Após quase 40 dias, militantes baianos do MAB seguem presos no Rio de Janeiro (RJ)

Quinta, 26 de junho de 2025

Solange Moreira e Vanderlei Silva são acusados de invasão de terras; movimento denuncia criminalização da luta popular

Militantes baianos do Movimento dos Atingidos por Barragens (MAB) seguem detidos há quase 40 dias no Rio de Janeiro (RJ) sob acusação de invasão de terras. Solange Moreira e Vanderlei Silva foram presos no dia 16 de maio ao serem interceptados no aeroporto Santos Dumont (RJ) durante uma viagem de férias, e, após uma série de violações de direitos, também tiveram o pedido de soltura feito pela advogada da família e pela Defensoria Pública negado. De acordo com o MAB, também foi solicitado um habeas corpus, que ainda será pautado na primeira turma do Tribunal de Justiça da Bahia. O movimento denuncia que o caso é expressão da criminalização dos movimentos sociais e da luta contra a grilagem de terras na comunidade Brejo Verde, em Correntina, Oeste da Bahia, onde os militantes vivem e atuam.

Segundo a Associação de Advogados de Trabalhadores Rurais (AATR-BA), que acompanha o caso, a acusação de invasão de terras partiu de grileiros, que de forma recorrente atacam Brejo Verde. Após invadirem a comunidade na tentativa de construir casa e se apropriarem de forma ilegal do território, esses grileiros denunciaram Solange, Vanderlei e outras quatro pessoas por “invasão”, alegando serem proprietários das áreas. Após a detenção do casal, o MAB relata que território tornou a ser invadido e houve destruição de cercas e de um rancho da comunidade. A organização destaca o caráter político da prisão dos militantes.

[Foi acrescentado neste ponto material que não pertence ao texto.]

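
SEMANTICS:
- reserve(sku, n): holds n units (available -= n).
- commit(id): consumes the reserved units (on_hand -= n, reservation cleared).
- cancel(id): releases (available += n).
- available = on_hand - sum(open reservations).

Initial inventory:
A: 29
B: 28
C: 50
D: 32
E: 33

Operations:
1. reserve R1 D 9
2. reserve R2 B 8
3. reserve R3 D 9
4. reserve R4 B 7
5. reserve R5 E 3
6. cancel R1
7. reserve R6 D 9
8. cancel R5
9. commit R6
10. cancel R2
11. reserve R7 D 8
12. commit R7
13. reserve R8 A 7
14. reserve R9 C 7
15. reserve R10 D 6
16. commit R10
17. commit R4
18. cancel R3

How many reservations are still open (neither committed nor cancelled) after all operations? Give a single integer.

Step 1: reserve R1 D 9 -> on_hand[A=29 B=28 C=50 D=32 E=33] avail[A=29 B=28 C=50 D=23 E=33] open={R1}
Step 2: reserve R2 B 8 -> on_hand[A=29 B=28 C=50 D=32 E=33] avail[A=29 B=20 C=50 D=23 E=33] open={R1,R2}
Step 3: reserve R3 D 9 -> on_hand[A=29 B=28 C=50 D=32 E=33] avail[A=29 B=20 C=50 D=14 E=33] open={R1,R2,R3}
Step 4: reserve R4 B 7 -> on_hand[A=29 B=28 C=50 D=32 E=33] avail[A=29 B=13 C=50 D=14 E=33] open={R1,R2,R3,R4}
Step 5: reserve R5 E 3 -> on_hand[A=29 B=28 C=50 D=32 E=33] avail[A=29 B=13 C=50 D=14 E=30] open={R1,R2,R3,R4,R5}
Step 6: cancel R1 -> on_hand[A=29 B=28 C=50 D=32 E=33] avail[A=29 B=13 C=50 D=23 E=30] open={R2,R3,R4,R5}
Step 7: reserve R6 D 9 -> on_hand[A=29 B=28 C=50 D=32 E=33] avail[A=29 B=13 C=50 D=14 E=30] open={R2,R3,R4,R5,R6}
Step 8: cancel R5 -> on_hand[A=29 B=28 C=50 D=32 E=33] avail[A=29 B=13 C=50 D=14 E=33] open={R2,R3,R4,R6}
Step 9: commit R6 -> on_hand[A=29 B=28 C=50 D=23 E=33] avail[A=29 B=13 C=50 D=14 E=33] open={R2,R3,R4}
Step 10: cancel R2 -> on_hand[A=29 B=28 C=50 D=23 E=33] avail[A=29 B=21 C=50 D=14 E=33] open={R3,R4}
Step 11: reserve R7 D 8 -> on_hand[A=29 B=28 C=50 D=23 E=33] avail[A=29 B=21 C=50 D=6 E=33] open={R3,R4,R7}
Step 12: commit R7 -> on_hand[A=29 B=28 C=50 D=15 E=33] avail[A=29 B=21 C=50 D=6 E=33] open={R3,R4}
Step 13: reserve R8 A 7 -> on_hand[A=29 B=28 C=50 D=15 E=33] avail[A=22 B=21 C=50 D=6 E=33] open={R3,R4,R8}
Step 14: reserve R9 C 7 -> on_hand[A=29 B=28 C=50 D=15 E=33] avail[A=22 B=21 C=43 D=6 E=33] open={R3,R4,R8,R9}
Step 15: reserve R10 D 6 -> on_hand[A=29 B=28 C=50 D=15 E=33] avail[A=22 B=21 C=43 D=0 E=33] open={R10,R3,R4,R8,R9}
Step 16: commit R10 -> on_hand[A=29 B=28 C=50 D=9 E=33] avail[A=22 B=21 C=43 D=0 E=33] open={R3,R4,R8,R9}
Step 17: commit R4 -> on_hand[A=29 B=21 C=50 D=9 E=33] avail[A=22 B=21 C=43 D=0 E=33] open={R3,R8,R9}
Step 18: cancel R3 -> on_hand[A=29 B=21 C=50 D=9 E=33] avail[A=22 B=21 C=43 D=9 E=33] open={R8,R9}
Open reservations: ['R8', 'R9'] -> 2

Answer: 2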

Solange Moreira Barreto e Silva é fecheira, militante do MAB e agente comunitária de saúde – Patrícia Sousa / MAB

“Todas essas pessoas que hoje estão sendo perseguidas e acusadas são reconhecidas historicamente na região pelo compromisso com a defesa dos territórios tradicionais, das águas, dos direitos humanos e da vida. Trata-se de uma prisão política e de criminalização das comunidades que lutam contra a grilagem de terras e expropriação dos territórios no Oeste da Bahia”, destaca nota do movimento divulgada à época da prisão.